Addition of exogenous α-synuclein preformed fibrils to primary neuronal cultures to seed recruitment of endogenous α-synuclein to Lewy body and Lewy neurite–like aggregates

This protocol describes a primary neuronal model of formation of α-synuclein (α-syn) aggregates that recapitulate features of the Lewy bodies and Lewy neurites found in Parkinsons disease brains and other synucleinopathies. This model allows investigation of aggregate formation, their impact on neuron function, and development of therapeutics. Addition of preformed fibrils (PFFs) synthesized from recombinant α-syn to neurons seeds the recruitment of endogenous α-syn into aggregates characterized by detergent insolubility and hyperphosphorylation. Aggregate formation follows a lag phase of 2–3 d, followed by formation in axons by days 4–7, spread to somatodendritic compartments by days 7–10 and neuron death ∼14 d after PFF addition. Here we provide methods and highlight the crucial steps for PFF formation, PFF addition to cultured hippocampal neurons and confirmation of aggregate formation.

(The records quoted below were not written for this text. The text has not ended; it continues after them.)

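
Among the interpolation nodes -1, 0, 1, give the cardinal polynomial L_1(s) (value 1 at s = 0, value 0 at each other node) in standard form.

L_1(s) = (s + 1)(s - 1) / [(1)·(-1)]
       = (s^2 - 1) / (-1)

L_1(s) = -s^2 + 1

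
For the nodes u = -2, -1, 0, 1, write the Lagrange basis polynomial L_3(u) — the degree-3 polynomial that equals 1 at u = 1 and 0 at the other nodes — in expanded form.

L_3(u) = (1/6)u^3 + (1/2)u^2 + (1/3)u

L_3(u) = (u + 2)(u + 1)u / [(3)·(2)·(1)]
       = (u^3 + 3u^2 + 2u) / (6)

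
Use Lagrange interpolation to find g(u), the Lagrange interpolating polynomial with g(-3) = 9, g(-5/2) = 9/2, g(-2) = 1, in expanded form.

Build the Lagrange basis polynomials:
L_0(u) = (u + 5/2)(u + 2) / [1/2] = 2u^2 + 9u + 10
L_1(u) = (u + 3)(u + 2) / [-1/4] = -4u^2 - 20u - 24
L_2(u) = (u + 3)(u + 5/2) / [1/2] = 2u^2 + 11u + 15
g(u) = 9·L_0 + (9/2)·L_1 + 1·L_2
  9·L_0(u) = 18u^2 + 81u + 90
  (9/2)·L_1(u) = -18u^2 - 90u - 108
  1·L_2(u) = 2u^2 + 11u + 15
Adding term by term: 2u^2 + 2u - 3

g(u) = 2u^2 + 2u - 3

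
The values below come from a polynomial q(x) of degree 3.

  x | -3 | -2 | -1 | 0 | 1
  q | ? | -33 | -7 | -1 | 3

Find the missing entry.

The 4 known values determine q uniquely (degree ≤ 3).
L_0(-3) = (-2)·(-3)·(-4)/[(-1)·(-2)·(-3)] = 4
L_1(-3) = (-1)·(-3)·(-4)/[(1)·(-1)·(-2)] = -6
L_2(-3) = (-1)·(-2)·(-4)/[(2)·(1)·(-1)] = 4
L_3(-3) = (-1)·(-2)·(-3)/[(3)·(2)·(1)] = -1
Sum: (-33)·(4) + (-7)·(-6) + (-1)·(4) + 3·(-1) = -97

-97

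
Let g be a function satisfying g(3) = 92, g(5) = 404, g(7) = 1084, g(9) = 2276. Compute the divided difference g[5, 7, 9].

64

g[5,7] = (1084 - 404) / (7 - 5) = 340
g[7,9] = (2276 - 1084) / (9 - 7) = 596
g[5,7,9] = (596 - 340) / (9 - 5) = 64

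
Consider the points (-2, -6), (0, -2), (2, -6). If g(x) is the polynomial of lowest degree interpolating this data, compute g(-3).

-11

L_0(-3) = (-3)·(-5)/[(-2)·(-4)] = 15/8
L_1(-3) = (-1)·(-5)/[(2)·(-2)] = -5/4
L_2(-3) = (-1)·(-3)/[(4)·(2)] = 3/8
Sum: (-6)·(15/8) + (-2)·(-5/4) + (-6)·(3/8) = -11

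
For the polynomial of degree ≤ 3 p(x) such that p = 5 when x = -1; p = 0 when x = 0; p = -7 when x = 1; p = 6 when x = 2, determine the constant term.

0

Build the Lagrange basis polynomials:
L_0(x) = x(x - 1)(x - 2) / [-6] = -(1/6)x^3 + (1/2)x^2 - (1/3)x
L_1(x) = (x + 1)(x - 1)(x - 2) / [2] = (1/2)x^3 - x^2 - (1/2)x + 1
L_2(x) = (x + 1)x(x - 2) / [-2] = -(1/2)x^3 + (1/2)x^2 + x
L_3(x) = (x + 1)x(x - 1) / [6] = (1/6)x^3 - (1/6)x
p(x) = 5·L_0 + 0·L_1 + (-7)·L_2 + 6·L_3
Only the constant term is needed; take it from each L_i and combine:
5·(0) + 0·(1) + (-7)·(0) + 6·(0) = 0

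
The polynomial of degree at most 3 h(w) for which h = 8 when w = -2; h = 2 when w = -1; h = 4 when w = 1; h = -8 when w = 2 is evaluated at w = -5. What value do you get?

174

Using Newton's divided-difference form:
h[-2,-1] = (2 - 8) / (-1 - (-2)) = -6
h[-1,1] = (4 - 2) / (1 - (-1)) = 1
h[1,2] = (-8 - 4) / (2 - 1) = -12
h[-2,-1,1] = (1 - (-6)) / (1 - (-2)) = 7/3
h[-1,1,2] = (-12 - 1) / (2 - (-1)) = -13/3
h[-2,-1,1,2] = (-13/3 - 7/3) / (2 - (-2)) = -5/3
h(-5) = 8 + (-6)·(-3) + (7/3)·(-3)·(-4) + (-5/3)·(-3)·(-4)·(-6) = 174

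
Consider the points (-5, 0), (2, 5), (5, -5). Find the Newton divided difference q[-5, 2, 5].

q[-5,2] = (5 - 0) / (2 - (-5)) = 5/7
q[2,5] = (-5 - 5) / (5 - 2) = -10/3
q[-5,2,5] = (-10/3 - 5/7) / (5 - (-5)) = -17/42

-17/42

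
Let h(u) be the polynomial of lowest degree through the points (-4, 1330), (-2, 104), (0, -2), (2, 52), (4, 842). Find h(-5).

Using Newton's divided-difference form:
h[-4,-2] = (104 - 1330) / (-2 - (-4)) = -613
h[-2,0] = (-2 - 104) / (0 - (-2)) = -53
h[0,2] = (52 - (-2)) / (2 - 0) = 27
h[2,4] = (842 - 52) / (4 - 2) = 395
h[-4,-2,0] = (-53 - (-613)) / (0 - (-4)) = 140
h[-2,0,2] = (27 - (-53)) / (2 - (-2)) = 20
h[0,2,4] = (395 - 27) / (4 - 0) = 92
h[-4,-2,0,2] = (20 - 140) / (2 - (-4)) = -20
h[-2,0,2,4] = (92 - 20) / (4 - (-2)) = 12
h[-4,-2,0,2,4] = (12 - (-20)) / (4 - (-4)) = 4
h(-5) = 1330 + (-613)·(-1) + 140·(-1)·(-3) + (-20)·(-1)·(-3)·(-5) + 4·(-1)·(-3)·(-5)·(-7) = 3083

3083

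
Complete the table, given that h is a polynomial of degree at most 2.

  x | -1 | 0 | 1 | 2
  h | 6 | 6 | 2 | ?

-6

The 3 known values determine h uniquely (degree ≤ 2).
Evaluate each Lagrange basis at x = 2:
L_0(2) = (2)·(1)/[(-1)·(-2)] = 1
L_1(2) = (3)·(1)/[(1)·(-1)] = -3
L_2(2) = (3)·(2)/[(2)·(1)] = 3
Sum: 6·(1) + 6·(-3) + 2·(3) = -6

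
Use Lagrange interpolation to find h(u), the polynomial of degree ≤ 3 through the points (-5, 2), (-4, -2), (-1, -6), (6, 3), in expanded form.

Build the Lagrange basis polynomials:
L_0(u) = (u + 4)(u + 1)(u - 6) / [-44] = -(1/44)u^3 + (1/44)u^2 + (13/22)u + 6/11
L_1(u) = (u + 5)(u + 1)(u - 6) / [30] = (1/30)u^3 - (31/30)u - 1
L_2(u) = (u + 5)(u + 4)(u - 6) / [-84] = -(1/84)u^3 - (1/28)u^2 + (17/42)u + 10/7
L_3(u) = (u + 5)(u + 4)(u + 1) / [770] = (1/770)u^3 + (1/77)u^2 + (29/770)u + 2/77
h(u) = 2·L_0 + (-2)·L_1 + (-6)·L_2 + 3·L_3
  2·L_0(u) = -(1/22)u^3 + (1/22)u^2 + (13/11)u + 12/11
  (-2)·L_1(u) = -(1/15)u^3 + (31/15)u + 2
  (-6)·L_2(u) = (1/14)u^3 + (3/14)u^2 - (17/7)u - 60/7
  3·L_3(u) = (3/770)u^3 + (3/77)u^2 + (87/770)u + 6/77
Adding term by term: -(17/462)u^3 + (23/77)u^2 + (431/462)u - 416/77

h(u) = -(17/462)u^3 + (23/77)u^2 + (431/462)u - 416/77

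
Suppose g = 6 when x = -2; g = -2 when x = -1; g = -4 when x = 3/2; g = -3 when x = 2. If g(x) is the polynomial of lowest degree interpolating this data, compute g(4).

Evaluate each Lagrange basis at x = 4:
L_0(4) = (5)·(5/2)·(2)/[(-1)·(-7/2)·(-4)] = -25/14
L_1(4) = (6)·(5/2)·(2)/[(1)·(-5/2)·(-3)] = 4
L_2(4) = (6)·(5)·(2)/[(7/2)·(5/2)·(-1/2)] = -96/7
L_3(4) = (6)·(5)·(5/2)/[(4)·(3)·(1/2)] = 25/2
Sum: 6·(-25/14) + (-2)·(4) + (-4)·(-96/7) + (-3)·(25/2) = -19/14

-19/14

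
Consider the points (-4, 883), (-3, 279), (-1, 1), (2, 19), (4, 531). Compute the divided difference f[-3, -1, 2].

f[-3,-1] = (1 - 279) / (-1 - (-3)) = -139
f[-1,2] = (19 - 1) / (2 - (-1)) = 6
f[-3,-1,2] = (6 - (-139)) / (2 - (-3)) = 29

29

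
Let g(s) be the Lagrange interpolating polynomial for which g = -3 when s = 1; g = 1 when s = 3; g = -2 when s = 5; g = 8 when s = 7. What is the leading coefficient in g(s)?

5/12

The leading coefficient equals the top divided difference g[1,3,5,7].
g[1,3] = (1 - (-3)) / (3 - 1) = 2
g[3,5] = (-2 - 1) / (5 - 3) = -3/2
g[5,7] = (8 - (-2)) / (7 - 5) = 5
g[1,3,5] = (-3/2 - 2) / (5 - 1) = -7/8
g[3,5,7] = (5 - (-3/2)) / (7 - 3) = 13/8
g[1,3,5,7] = (13/8 - (-7/8)) / (7 - 1) = 5/12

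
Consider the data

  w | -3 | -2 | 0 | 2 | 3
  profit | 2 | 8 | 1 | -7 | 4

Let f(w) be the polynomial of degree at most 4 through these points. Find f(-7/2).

Using Newton's divided-difference form:
f[-3,-2] = (8 - 2) / (-2 - (-3)) = 6
f[-2,0] = (1 - 8) / (0 - (-2)) = -7/2
f[0,2] = (-7 - 1) / (2 - 0) = -4
f[2,3] = (4 - (-7)) / (3 - 2) = 11
f[-3,-2,0] = (-7/2 - 6) / (0 - (-3)) = -19/6
f[-2,0,2] = (-4 - (-7/2)) / (2 - (-2)) = -1/8
f[0,2,3] = (11 - (-4)) / (3 - 0) = 5
f[-3,-2,0,2] = (-1/8 - (-19/6)) / (2 - (-3)) = 73/120
f[-2,0,2,3] = (5 - (-1/8)) / (3 - (-2)) = 41/40
f[-3,-2,0,2,3] = (41/40 - 73/120) / (3 - (-3)) = 5/72
f(-7/2) = 2 + 6·(-1/2) + (-19/6)·(-1/2)·(-3/2) + (73/120)·(-1/2)·(-3/2)·(-7/2) + (5/72)·(-1/2)·(-3/2)·(-7/2)·(-11/2) = -7621/1920

-7621/1920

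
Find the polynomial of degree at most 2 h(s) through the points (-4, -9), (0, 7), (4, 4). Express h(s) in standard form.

Build the Lagrange basis polynomials:
L_0(s) = s(s - 4) / [32] = (1/32)s^2 - (1/8)s
L_1(s) = (s + 4)(s - 4) / [-16] = -(1/16)s^2 + 1
L_2(s) = (s + 4)s / [32] = (1/32)s^2 + (1/8)s
h(s) = (-9)·L_0 + 7·L_1 + 4·L_2
  (-9)·L_0(s) = -(9/32)s^2 + (9/8)s
  7·L_1(s) = -(7/16)s^2 + 7
  4·L_2(s) = (1/8)s^2 + (1/2)s
Adding term by term: -(19/32)s^2 + (13/8)s + 7

h(s) = -(19/32)s^2 + (13/8)s + 7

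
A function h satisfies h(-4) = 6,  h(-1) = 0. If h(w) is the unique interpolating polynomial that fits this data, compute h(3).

Evaluate each Lagrange basis at w = 3:
L_0(3) = (4)/[(-3)] = -4/3
L_1(3) = (7)/[(3)] = 7/3
Sum: 6·(-4/3) + 0 = -8

-8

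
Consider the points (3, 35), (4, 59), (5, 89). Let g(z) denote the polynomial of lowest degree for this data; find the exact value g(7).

167

Evaluate each Lagrange basis at z = 7:
L_0(7) = (3)·(2)/[(-1)·(-2)] = 3
L_1(7) = (4)·(2)/[(1)·(-1)] = -8
L_2(7) = (4)·(3)/[(2)·(1)] = 6
Sum: 35·(3) + 59·(-8) + 89·(6) = 167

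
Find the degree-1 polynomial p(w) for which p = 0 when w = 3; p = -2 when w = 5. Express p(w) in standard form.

L_0(w) = (w - 5) / [-2] = -(1/2)w + 5/2
L_1(w) = (w - 3) / [2] = (1/2)w - 3/2
p(w) = 0·L_0 + (-2)·L_1
  0·L_0(w) = 0
  (-2)·L_1(w) = -w + 3
Adding term by term: -w + 3

p(w) = -w + 3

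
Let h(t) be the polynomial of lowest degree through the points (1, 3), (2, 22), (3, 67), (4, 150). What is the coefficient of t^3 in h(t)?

The leading coefficient equals the top divided difference h[1,2,3,4].
h[1,2] = (22 - 3) / (2 - 1) = 19
h[2,3] = (67 - 22) / (3 - 2) = 45
h[3,4] = (150 - 67) / (4 - 3) = 83
h[1,2,3] = (45 - 19) / (3 - 1) = 13
h[2,3,4] = (83 - 45) / (4 - 2) = 19
h[1,2,3,4] = (19 - 13) / (4 - 1) = 2

2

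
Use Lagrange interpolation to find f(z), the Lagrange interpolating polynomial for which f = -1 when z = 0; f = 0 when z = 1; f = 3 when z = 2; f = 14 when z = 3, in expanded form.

f(z) = z^3 - 2z^2 + 2z - 1

Build the Lagrange basis polynomials:
L_0(z) = (z - 1)(z - 2)(z - 3) / [-6] = -(1/6)z^3 + z^2 - (11/6)z + 1
L_1(z) = z(z - 2)(z - 3) / [2] = (1/2)z^3 - (5/2)z^2 + 3z
L_2(z) = z(z - 1)(z - 3) / [-2] = -(1/2)z^3 + 2z^2 - (3/2)z
L_3(z) = z(z - 1)(z - 2) / [6] = (1/6)z^3 - (1/2)z^2 + (1/3)z
f(z) = (-1)·L_0 + 0·L_1 + 3·L_2 + 14·L_3
  (-1)·L_0(z) = (1/6)z^3 - z^2 + (11/6)z - 1
  0·L_1(z) = 0
  3·L_2(z) = -(3/2)z^3 + 6z^2 - (9/2)z
  14·L_3(z) = (7/3)z^3 - 7z^2 + (14/3)z
Adding term by term: z^3 - 2z^2 + 2z - 1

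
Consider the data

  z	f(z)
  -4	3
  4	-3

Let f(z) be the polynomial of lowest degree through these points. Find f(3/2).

Evaluate each Lagrange basis at z = 3/2:
L_0(3/2) = (-5/2)/[(-8)] = 5/16
L_1(3/2) = (11/2)/[(8)] = 11/16
Sum: 3·(5/16) + (-3)·(11/16) = -9/8

-9/8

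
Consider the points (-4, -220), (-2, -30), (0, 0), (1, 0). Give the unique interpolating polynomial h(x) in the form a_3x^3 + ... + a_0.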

Neurons derived from various brain regions from nontransgenic and genetically engineered mice and rats can be used, allowing interrogation of the effect of specific genes on aggregate formation.

Intrastriatal injection of pre-formed mouse α-synuclein fibrils into rats triggers α-synuclein pathology and bilateral nigrostriatal degeneration

Previous studies demonstrate that intrastriatal injections of fibrillar alpha-synuclein (α-syn) into mice induce Parkinsons disease (PD)-like Lewy body (LB) pathology formed by aggregated α-syn in anatomically interconnected regions and significant nigrostriatal degeneration. The aim of the current study was to evaluate whether exogenous mouse α-syn pre-formed fibrils (PFF) injected into the striatum of rats would result in accumulation of LB-like intracellular inclusions and nigrostriatal degeneration. Sprague-Dawley rats received unilateral intrastriatal injections of either non-fibrillized recombinant α-syn or PFF mouse α-syn in 1- or 2- sites and were euthanized at 30, 60 or 180 days post-injection (pi). Both non-fibrillized recombinant α-syn and PFF α-syn injections resulted in phosphorylated α-syn intraneuronal accumulations (i.e., diffuse Lewy neurite (LN)- and LB-like inclusions) with significantly greater accumulations following PFF injection. LB-like inclusions were observed in several areas that innervate the striatum, most prominently the frontal and insular cortices, the amygdala, and the substantia nigra pars compacta (SNpc). α-Syn accumulations co-localized with ubiquitin, p62, and were thioflavin-S-positive and proteinase-k resistant, suggesting that PFF-induced pathology exhibits properties similar to human LBs. Although α-syn inclusions within the SNpc remained ipsilateral to striatal injection, we observed bilateral reductions in nigral dopamine neurons at the 180-day time-point in both the 1- and 2-site PFF injection paradigms. PFF injected rats exhibited bilateral reductions in striatal dopaminergic innervation at 60 and 180 days and bilateral decreases in homovanillic acid; however, dopamine reduction was observed only in the striatum ipsilateral to PFF injection. Although the level of dopamine asymmetry in PFF injected rats at 180 days was insufficient to elicit motor deficits in amphetamine-induced rotations or forelimb use in the cylinder task, significant disruption of ultrasonic vocalizations was observed. Taken together, our findings demonstrate that α-syn PFF are sufficient to seed the pathological conversion and propagation of endogenous α-syn to induce a progressive, neurodegenerative model of α-synucleinopathy in rats.